Gimbap day

People know this kimbab as “korean sushi”. I first knew this from my sister, since I’m more to a frenchy japanese style of cooking, my sister is much more to korean. She loves everything korean, from the serials, their language (since she watches almost all korean serials, she kinda understands some of their language), their singers, including the cooking. Starting from kimchi, jap jae, to this gimbap. Well, another history behind this was my sister has a korean friend who eventually rented our apartment’s room for 2 over years for her studies in Singapore, and it so happened that she loves to cook authentic korean cuisines. Her mom used to send all authentic cooking materials and ingredients through DHL, including her mom’s homemade kimchi (and I tasted it, it was heavenly. Truly! ). My sister then had the chance to learn a lot about korean cooking, home cooking to be exact. AND I in turn had the chance to learn from my sister, a recipe or two.

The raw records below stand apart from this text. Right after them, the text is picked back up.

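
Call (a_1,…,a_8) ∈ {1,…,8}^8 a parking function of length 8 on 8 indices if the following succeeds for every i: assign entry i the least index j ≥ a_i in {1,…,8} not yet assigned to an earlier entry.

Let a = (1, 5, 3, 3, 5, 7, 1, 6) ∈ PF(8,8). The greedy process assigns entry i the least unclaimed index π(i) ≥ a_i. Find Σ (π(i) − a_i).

5

Σπ = 36 ({1..8} each once); Σa = 1+5+3+3+5+7+1+6 = 31; disp = 36−31 = 5.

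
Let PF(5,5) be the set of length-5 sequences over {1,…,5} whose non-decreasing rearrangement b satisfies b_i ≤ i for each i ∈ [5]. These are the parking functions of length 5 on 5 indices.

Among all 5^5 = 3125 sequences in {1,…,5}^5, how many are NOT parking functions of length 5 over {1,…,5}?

|PF(5,5)| = (5−5+1)·(5+1)^(5−1) = 1×1296 = 1296
Check (5,5,5,4,3) → sorted (3,4,5,5,5): b_1=3>1, not a PF.
Total 3125; non-PF = 3125−1296 = 1829

1829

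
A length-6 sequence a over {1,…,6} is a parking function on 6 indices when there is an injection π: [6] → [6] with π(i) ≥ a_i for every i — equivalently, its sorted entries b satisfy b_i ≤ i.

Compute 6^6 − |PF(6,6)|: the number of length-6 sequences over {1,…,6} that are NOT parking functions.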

My sister made this about a couple years back, while teaching me. Though we took a hard time going around Jakarta, from blok M to kelapa gading to find the exact raw ingredients ( certain things my sister insisted to get it from korean supermarkets and it has to be authentic to taste as good, which at that time I still knew nothing about…). But I liked the outcome. Fresh, yet rich, yet light (since it doesn’t use the rice vinegar like the japanese uses on their sushi). It also has longer staying power (again, the rice vinegar factor), perfect for ‘bento-ing’ kids (also good for kids who doesn’t like the vinegar-y smell of the japanese sushi rice… this is perfect!) to school or hubby to office. My sister said most of korean made this kimbab for their kids indeed to bring to schools from their leftover materials from dinners, since it was easy to make, although kinda lots of things to prepare and cut. We made that the way her korean friend like to have, filled with korean corned beef, preserved radish, carrots and some other veges, fried eggs, and cheese. I also find that was a perfect combination. So I use it almost every time I make this, except for the time when I cannot find certain materials like the preserved radish.

Since it is a family menu and it was perfect to eat almost by anyone in the family, I’m going to share how to make. You can choose any fillings you would like to have inside the kimbab, this is just what me and my sister prefer the most.

1. Prepare ingredients for filling

  • pan-fry corned beef (I uses spam here, and my sister uses authentic korean corned beef especially made for kimbab, you can find it in any korean supermarket) and cut into a long stick (preferably with about 1cm thickness)
  • carrots (my sister like it raw, me too. But there were time when I had to prepare with cooked ones, I uses buttered boil carrots, if I have to) cut into a long stick too.
  • cucumber if you would like to have, cut into long stick.
  • fry beaten egg with a flat pan, and cut into long ribbons
  • cut cheese into long ribbons too
  • cut preserved radish (yellow in color, I can’t find this most of the time, I uses normal chinese preserved radish, which already come in small cuttings, but then not as fragranced and not as nice as the authentic korean ones) into long stick with almost the same thickness as the corned beef

2. Prepare the rice

Mix the just-cooked rice (normally I like to use organic ones, coz most organic rice tend to be more sticky, my sister like to use either korean or japanese sushi rice for this) with a bit of salt (here I like to use sea-salt coz it gives more depth to it) and sesame oil (I reckon this has to be the authentic korean black sesame oil, ’cause the chinese one won’t work as nice… Different processing method resulting in different in taste and aftertaste) together in 1 big bowl (be it plastic or stainless) 1 batch at a time (if you are lazy and want to mix all, return some into the rice cooker with warming function, or else, it will turn too dry, and will be hard to stick all the fillings together).

3. Building the sushi

Layer on your table: cutting board (or any other board that will help you define your working space), plastic layer (I uses plastic bags and cut it into half), then the seaweed (you can use japanese ones, but I like to use korean ones, which has thinner layer. Although it’s more fragile, it gives a better korean taste, again different processing method resulting in different taste).
Start with topping the seaweed with the prepared rice, and press it so as to make it stick to the seaweed, until it builds about 1-1,5cm thickness. Then fill with all the fillings and roll the plastic layer over until it becomes a seaweed roll (it will help if you have one of those bamboo stick japanese sushi-making helper).
Take out the plastic layer and cut into sushi cut, with about 1-1,5cm thick. And voila it’s ready!!!

Hope you enjoy what is coming!!!! It was great for kids picnic snack or emergency food in the car when the traffic jam is really bad or when you are going on a long long journey like going to bandung or puncak area. YAY!!!